Segunda, 19 Junho 2017 11:31

INCRA inicia estudo antropológico no Igarapé do Lago do Maracá

INCRA inicia estudo antropológico no Igarapé do Lago do Maracá

Macapá, 19/06/2017 – Neste final de semana, o chefe do Serviço de Regulamentação dos Territórios Quilombolas do Instituto Nacional de Colonização e Reforma Agrária - INCRA/AP, Mateus Pagliarini, apresentou aos integrantes da Associação Quilombola dos Remanescentes das Comunidades do Igarapé do Lago do Maracá a arqueóloga que fará o estudo antropológico da área, um dos passos para demarcar e regularizar a terra.

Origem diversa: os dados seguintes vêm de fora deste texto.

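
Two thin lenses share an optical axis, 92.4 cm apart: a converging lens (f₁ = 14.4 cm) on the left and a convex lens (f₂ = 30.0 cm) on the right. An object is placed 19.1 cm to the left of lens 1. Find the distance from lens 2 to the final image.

Lens 1: 1/d_i1 = 1/f₁ − 1/d_o1 = 1/(14.4) − 1/(19.1) = 0.01709, so d_i1 = 58.52 cm.
The intermediate image is 58.52 cm to the right of lens 1, which is 92.4 − (58.52) = 33.88 cm to the left of lens 2, so d_o2 = +33.88 cm.
Lens 2: 1/d_i2 = 1/f₂ − 1/d_o2 = 1/(30.0) − 1/(33.88) = 0.003817, so d_i2 = 262 cm.
The final image is real, 262 cm to the right of lens 2 (overall magnification ≈ 24).

262 cm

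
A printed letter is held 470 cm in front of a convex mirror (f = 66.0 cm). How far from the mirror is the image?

For a convex mirror, f = -66.0 cm.
Mirror equation: 1/s_i = 1/f − 1/s_o = 1/(-66.00) − 1/(470) = -0.01515 − 0.002128 = -0.01728, so s_i = -57.9 cm.
The image is virtual, upright and reduced, behind the mirror.

57.9 cm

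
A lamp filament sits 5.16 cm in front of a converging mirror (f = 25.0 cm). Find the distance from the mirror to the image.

Mirror equation: 1/q = 1/f − 1/p = 1/(25.00) − 1/(5.16) = 0.04000 − 0.1938 = -0.1538, so q = -6.50 cm.
The image is virtual, upright and enlarged, behind the mirror.

6.50 cm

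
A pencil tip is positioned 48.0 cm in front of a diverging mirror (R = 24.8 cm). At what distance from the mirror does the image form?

9.85 cm

f = R/2 = 24.8/2 = 12.40 cm; for a diverging mirror, f = -12.40 cm.
Mirror equation: 1/q = 1/f − 1/p = 1/(-12.40) − 1/(48.0) = -0.08065 − 0.02083 = -0.1015, so q = -9.85 cm.
The image is virtual, upright and reduced, behind the mirror.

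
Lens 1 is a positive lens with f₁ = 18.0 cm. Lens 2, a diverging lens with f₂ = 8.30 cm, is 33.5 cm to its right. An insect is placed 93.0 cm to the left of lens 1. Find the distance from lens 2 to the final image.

Lens 1: 1/d_i1 = 1/f₁ − 1/d_o1 = 1/(18.0) − 1/(93.0) = 0.04480, so d_i1 = 22.32 cm.
The intermediate image is 22.32 cm to the right of lens 1, which is 33.5 − (22.32) = 11.18 cm to the left of lens 2, so d_o2 = +11.18 cm.
Lens 2 is diverging, so f₂ = −8.30 cm.
Lens 2: 1/d_i2 = 1/f₂ − 1/d_o2 = 1/(-8.30) − 1/(11.18) = -0.2099, so d_i2 = -4.76 cm.
The final image is virtual, 4.76 cm to the left of lens 2 (overall magnification ≈ -0.10).

4.76 cm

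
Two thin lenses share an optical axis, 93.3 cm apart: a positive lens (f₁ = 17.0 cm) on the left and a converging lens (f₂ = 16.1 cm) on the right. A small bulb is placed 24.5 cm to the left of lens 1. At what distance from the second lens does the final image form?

Lens 1: 1/d_i1 = 1/f₁ − 1/d_o1 = 1/(17.0) − 1/(24.5) = 0.01801, so d_i1 = 55.53 cm.
The intermediate image is 55.53 cm to the right of lens 1, which is 93.3 − (55.53) = 37.77 cm to the left of lens 2, so d_o2 = +37.77 cm.
Lens 2: 1/d_i2 = 1/f₂ − 1/d_o2 = 1/(16.1) − 1/(37.77) = 0.03564, so d_i2 = 28.1 cm.
The final image is real, 28.1 cm to the right of lens 2 (overall magnification ≈ 1.7).

28.1 cm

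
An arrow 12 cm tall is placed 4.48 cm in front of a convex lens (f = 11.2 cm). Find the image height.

20.0 cm

1/d_i = 1/f − 1/d_o = 1/(11.20) − 1/(4.48) = -0.1339, so d_i = -7.467 cm.
m = −d_i/d_o = +1.667.
|h_i| = |m|·h_o = 1.667 × 12 = 20.0 cm. The image is virtual, upright and enlarged, on the same side as the object.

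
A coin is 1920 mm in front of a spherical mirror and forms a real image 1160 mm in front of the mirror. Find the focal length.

Real image ⇒ d_i = +1160 mm.
1/f = 1/d_o + 1/d_i = 1/(1920) + 1/(1160) = 0.001383, so f = 723 mm.
Since f is positive, the spherical mirror is concave.

f = 723 mm (concave)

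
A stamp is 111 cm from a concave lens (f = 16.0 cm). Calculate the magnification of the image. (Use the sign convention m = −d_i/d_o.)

m = +0.126

For a concave lens, f = -16.0 cm.
1/d_i = 1/f − 1/d_o = 1/(-16.00) − 1/(111) = -0.07151, so d_i = -13.98 cm.
m = −d_i/d_o = −(-13.98)/(111) = +0.126.
The image is virtual, upright and reduced, on the same side as the object.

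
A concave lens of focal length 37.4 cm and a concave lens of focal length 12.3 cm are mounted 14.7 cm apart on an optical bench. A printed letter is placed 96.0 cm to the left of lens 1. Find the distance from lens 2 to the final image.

Lens 1 is diverging, so f₁ = −37.4 cm.
Lens 1: 1/d_i1 = 1/f₁ − 1/d_o1 = 1/(-37.4) − 1/(96.0) = -0.03715, so d_i1 = -26.91 cm.
The intermediate image is 26.91 cm to the left of lens 1 (virtual), which is 14.7 − (-26.91) = 41.61 cm to the left of lens 2, so d_o2 = +41.61 cm.
Lens 2 is diverging, so f₂ = −12.3 cm.
Lens 2: 1/d_i2 = 1/f₂ − 1/d_o2 = 1/(-12.3) − 1/(41.61) = -0.1053, so d_i2 = -9.49 cm.
The final image is virtual, 9.49 cm to the left of lens 2 (overall magnification ≈ 0.064).

9.49 cm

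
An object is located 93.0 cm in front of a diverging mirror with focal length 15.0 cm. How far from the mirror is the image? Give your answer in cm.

For a diverging mirror, f = -15.0 cm.
Mirror equation: 1/q = 1/f − 1/p = 1/(-15.00) − 1/(93.0) = -0.06667 − 0.01075 = -0.07742, so q = -12.9 cm.
The image is virtual, upright and reduced, behind the mirror.

12.9 cm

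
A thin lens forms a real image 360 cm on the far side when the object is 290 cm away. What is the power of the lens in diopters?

d_i = +360 cm.
1/f = 1/d_o + 1/d_i = 1/(290) + 1/(360) = 0.006226 cm⁻¹.
f = 160.6 cm = 1.606 m, so P = 1/f = +0.623 D.

P = +0.623 D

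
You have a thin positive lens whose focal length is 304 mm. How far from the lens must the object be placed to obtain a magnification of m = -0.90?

642 mm

m = −d_i/d_o ⇒ d_i = −m·d_o.
1/f = 1/d_o + 1/d_i = 1/d_o − 1/(m·d_o) = (1 − 1/m)/d_o, so d_o = f(1 − 1/m) = (304.0)(1 − 1/(-0.90)) = 642 mm.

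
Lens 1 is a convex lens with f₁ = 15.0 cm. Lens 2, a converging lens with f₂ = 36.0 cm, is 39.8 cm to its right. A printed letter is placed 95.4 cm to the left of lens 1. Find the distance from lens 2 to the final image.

56.6 cm

Lens 1: 1/d_i1 = 1/f₁ − 1/d_o1 = 1/(15.0) − 1/(95.4) = 0.05618, so d_i1 = 17.80 cm.
The intermediate image is 17.80 cm to the right of lens 1, which is 39.8 − (17.80) = 22.00 cm to the left of lens 2, so d_o2 = +22.00 cm.
Lens 2: 1/d_i2 = 1/f₂ − 1/d_o2 = 1/(36.0) − 1/(22.00) = -0.01768, so d_i2 = -56.6 cm.
The final image is virtual, 56.6 cm to the left of lens 2 (overall magnification ≈ -0.48).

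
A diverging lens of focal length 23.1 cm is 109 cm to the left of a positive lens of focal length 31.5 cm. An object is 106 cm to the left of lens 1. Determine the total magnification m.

f₁ = −23.1 cm (diverging).
Lens 1: 1/d_i1 = 1/(-23.1) − 1/(106) = -0.05272, so d_i1 = -18.97 cm; m₁ = −d_i1/d_o1 = +0.1790.
d_o2 = 109 − (-18.97) = 128.0 cm.
Lens 2: 1/d_i2 = 1/(31.5) − 1/(128.0) = 0.02393, so d_i2 = 41.78 cm; m₂ = −d_i2/d_o2 = -0.3264.
m = m₁·m₂ = (+0.1790)(-0.3264) = -0.0584.

m = -0.0584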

O recurso essa atividade é resultado de emenda da deputada Janete Capiberibe (PSB) no valor de R$ 500 mil, que vai beneficiar também Santa Luzia do Maruanum, Curralinho, São João I do Maruanum II, Campina Grande, em Macapá, São Miguel do Macacoari, em Itaubal, Igarapé Lagoa do Maracá, em Mazagão, e Alto Pirativa e Santo Antônio do Matapi, em Santana.

INCRA inicia estudo antropológico no Igarapé do Lago do Maracá
A associação engloba as comunidades quilombolas Fortaleza, Laranjal, Mari, Joaquina e Conceição, onde ocorreu a apresentação da arqueóloga Francis Marina. As equipes da deputada Janete e do senador Capiberibe participaram da reunião e acompanharão o trabalho por meio da Gestão Compartilhada, junto com a comunidade. 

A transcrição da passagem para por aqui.